Hanlon notes that “doing this is important to me because I need to learn to appreciate the present moment more rather than think about what happened in the past.” He says he also wishes that more people would adopt the same attitude and be grateful for what they have.
“To stop staring at my iPhone when I want to avoid eye contact in public places like elevators and gas station lines.”
—Erin Graff, social media community manager
“For 2014, I’m cooling things off with my love affair with my iPhone® [device] and searching for real connections elsewhere,” Graff says, adding that she regularly sees couples in restaurants texting or talking on their cellphones instead of interacting with each other. Her resolution will mean less checking in, tagging or taking so-called photo “selfies” for the Instagram® photo-sharing site.

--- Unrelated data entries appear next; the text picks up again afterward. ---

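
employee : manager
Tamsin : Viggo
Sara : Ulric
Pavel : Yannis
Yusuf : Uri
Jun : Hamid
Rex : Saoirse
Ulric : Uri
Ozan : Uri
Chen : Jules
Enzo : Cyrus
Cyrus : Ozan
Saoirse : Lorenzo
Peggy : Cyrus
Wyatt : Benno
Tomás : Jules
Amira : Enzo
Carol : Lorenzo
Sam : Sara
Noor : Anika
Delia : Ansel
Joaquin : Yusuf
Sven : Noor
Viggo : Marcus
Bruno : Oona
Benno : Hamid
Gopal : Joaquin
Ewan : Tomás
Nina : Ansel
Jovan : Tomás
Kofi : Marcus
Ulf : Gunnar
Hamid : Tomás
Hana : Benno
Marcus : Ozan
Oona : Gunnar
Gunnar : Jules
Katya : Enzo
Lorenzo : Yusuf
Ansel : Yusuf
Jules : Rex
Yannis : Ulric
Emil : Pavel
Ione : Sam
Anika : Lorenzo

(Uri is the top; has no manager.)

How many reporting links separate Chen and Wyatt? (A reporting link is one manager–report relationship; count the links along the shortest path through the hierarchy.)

5

Chen is 1 level below Jules, and Wyatt is 4 levels below Jules (their lowest common manager). The shortest path runs up from Chen to Jules and back down to Wyatt: 1 + 4 = 5 links.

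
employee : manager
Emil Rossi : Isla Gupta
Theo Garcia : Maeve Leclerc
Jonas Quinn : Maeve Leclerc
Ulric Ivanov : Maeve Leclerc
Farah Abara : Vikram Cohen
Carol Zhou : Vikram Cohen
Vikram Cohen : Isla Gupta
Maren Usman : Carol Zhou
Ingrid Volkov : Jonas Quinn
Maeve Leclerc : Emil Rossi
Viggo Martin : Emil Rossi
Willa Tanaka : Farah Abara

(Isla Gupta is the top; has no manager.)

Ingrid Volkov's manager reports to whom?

Ingrid Volkov reports to Jonas Quinn, and Jonas Quinn reports to Maeve Leclerc. So Ingrid Volkov's skip-level manager is Maeve Leclerc.

Maeve Leclerc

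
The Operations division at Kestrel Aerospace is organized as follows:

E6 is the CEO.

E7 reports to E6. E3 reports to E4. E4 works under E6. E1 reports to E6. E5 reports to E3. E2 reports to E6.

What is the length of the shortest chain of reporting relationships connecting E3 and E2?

E3 is 2 levels below E6, and E2 is 1 level below E6 (their lowest common manager). The shortest path runs up from E3 to E6 and back down to E2: 2 + 1 = 3 links.

3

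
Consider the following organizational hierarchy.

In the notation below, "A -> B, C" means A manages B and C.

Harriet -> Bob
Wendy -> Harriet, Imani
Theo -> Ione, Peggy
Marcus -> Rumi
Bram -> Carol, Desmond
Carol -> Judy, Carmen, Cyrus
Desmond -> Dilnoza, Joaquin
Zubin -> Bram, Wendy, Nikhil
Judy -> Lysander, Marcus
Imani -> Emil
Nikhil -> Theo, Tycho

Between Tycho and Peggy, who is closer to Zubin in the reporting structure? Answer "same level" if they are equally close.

Tycho

Tycho is 2 levels below Zubin; Peggy is 3. Tycho is higher.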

By cutting back on her social media time, Graff hopes to have more opportunities to enjoy what she calls “the real moments in life — taste, aroma, eye contact, handshakes and hugs.”
“My goal is to read and watch the complete works of James Franco.”
—Dorothy Koch, senior manager, marketing research and substantiation
Franco may be the star of films such as “Spider-Man,” “Spring Breakers,” and, most recently, “Homefront,” but that isn’t why Koch is drawn to his work. “He went back to school to get his PhD [in English],” she says, adding that she respects him for balancing schoolwork and teaching on top of his acting career.
Koch also admires that Franco apparently has no illusions about what he does for a living. “He is not shy about admitting that actors want to be someone else,” she notes, referring to what he wrote in “Actors Anonymous,” his semi-autobiographical novel. “I think by watching his films I can get a look into the kinds of people he’d rather be.”
“To run 12 half-marathons in 12 months.”
—Naureen Saira, senior web designer
For most people, running a single 5-kilometer race is an accomplishment, but Saira wants a bigger challenge. “I love to run,” she says, adding that competing against other people — and the possibility of winning medals, trophies or other awards — helps keep her going.
It’s also more grounding than squeezing tiny rubber balls or meditating. “Running is my way of relieving stress in my life,” Saira says. “When I’m out there, it’s just me, my music and the road. Nothing beats that.”